それまでは税金をふんだくれながら、元気でいなきゃいけない娘にとって一番の不安は国の政治。明日の国会で一体改革法案はどっちに転ぶのか、振り回される国民は傍観するしかない位置にいるのは確かだろう。

コメント

  1. セリカ より:

    こんばんは。セリカです。ご無沙汰しまして失礼を。
    ゆり子さんの今日の日記がとても気になりまして
    こうして、メッセージを書かせて頂いております。
    ダイエット中なのですね。痩せたのは、そのせいなの
    かな? ゆり子さんが心配です。もしよろしかったら、
    私のブログにメッセージを送ってくださいね。待ってますから。

    お父様が介護施設にいらっしゃるのですね。いろいろと
    ご心配も多いことでしょう。実は、私の父も2年前に他界しましたが介護施設におり、最後は胃ろうを医師にお願いしました。最期は、病院で看取ることができましたので、娘として満足です。

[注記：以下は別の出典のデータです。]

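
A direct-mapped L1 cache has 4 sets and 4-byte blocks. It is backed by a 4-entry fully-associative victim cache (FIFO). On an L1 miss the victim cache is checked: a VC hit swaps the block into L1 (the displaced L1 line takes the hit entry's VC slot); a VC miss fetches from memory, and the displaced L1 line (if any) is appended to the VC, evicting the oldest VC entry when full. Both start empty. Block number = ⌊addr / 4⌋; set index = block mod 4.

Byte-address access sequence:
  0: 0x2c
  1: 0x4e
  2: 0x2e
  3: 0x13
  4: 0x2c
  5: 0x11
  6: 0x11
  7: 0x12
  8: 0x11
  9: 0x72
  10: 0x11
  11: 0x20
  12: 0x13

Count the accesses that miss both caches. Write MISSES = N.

MISSES = 5

  [0] addr=0x2c blk=11 s=3: MISS | VC []
  [1] addr=0x4e blk=19 s=3: MISS | VC [11]
  [2] addr=0x2e blk=11 s=3: VC-HIT | VC [19]
  [3] addr=0x13 blk=4 s=0: MISS | VC [19]
  [4] addr=0x2c blk=11 s=3: L1-HIT | VC [19]
  [5] addr=0x11 blk=4 s=0: L1-HIT | VC [19]
  [6] addr=0x11 blk=4 s=0: L1-HIT | VC [19]
  [7] addr=0x12 blk=4 s=0: L1-HIT | VC [19]
  [8] addr=0x11 blk=4 s=0: L1-HIT | VC [19]
  [9] addr=0x72 blk=28 s=0: MISS | VC [19, 4]
  [10] addr=0x11 blk=4 s=0: VC-HIT | VC [19, 28]
  [11] addr=0x20 blk=8 s=0: MISS | VC [19, 28, 4]
  [12] addr=0x13 blk=4 s=0: VC-HIT | VC [19, 28, 8]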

父が他界する直前に「私、わかる?」と父にいうと「わかる~」と一言いってくれたことが嬉しくてたまりません。与六ちゃんもいることやお父様もいらっしゃるので、あまり無理はなさらないようにしてください。うちにもターボという名前の猫がいますよ。ゆり子さんの状況がとても心配なので、よろしかったら、kxu8p@trio.plala.or.jpの私のeメールにでもいいので、ご連絡をお願いします。
    ゆり子さんからのご連絡を心よりお待ちしております^^

    P.S. 心配なことや困ったときこそ、連絡し合える
    仲間がいることはこれからとても大事のように思います

  2. yuris22 より:

    セリカ様

    心配して下さってありがとう。
    痩せたのは夕食を野菜中心で500kcal以下に抑えているからだと思います。前みたいに出歩いてバカ呑みもしなくなりましたしね。私は至って元気。 あとでメールしますね。

  3. 的は逗子の鈍亀素浪人 より:

    僕の祖母は病院で、祖父は自宅で亡くなりました(母が2~3年世話をしていました)。その母は4年前に脳出血で突然死、発症から2日でした。残るは父です。
    批判を覚悟して書きますが、今の終末医療は「魂を生かさない」「死に際を与えない」技術・学問だと感じます。
    数十年以前の人々は、悲劇的でも有りますが「自分の死に際(自殺でありません)」を考え生きてきたと思います。
    しかし残念ながら、今は「人の生死」を病院・施設に押し込み自然な生死を日常の生活から引き離してしまっていると思います。
    原発の問題もそうですが、「如何に生き、死ぬか」を考えさせない、教育しない日本は滅びるではないでしょうか。

  4. yuris22 より:

    的は逗子の素浪人様

    医療費が高騰しすぎた日本において、高齢者は「人」ではなく「物」になってしまったのかと思います。コストダウンの対象ですよね。
    しかもおじいちゃん、おばあちゃんと離れて暮らす孫たちは、遠い身内の死にどれだけ涙するのでしょう。大家族で暮らせなくなり、どんどん縮こまっていく日本は、小さくなりすぎて海に沈んじゃうかもしれませんね。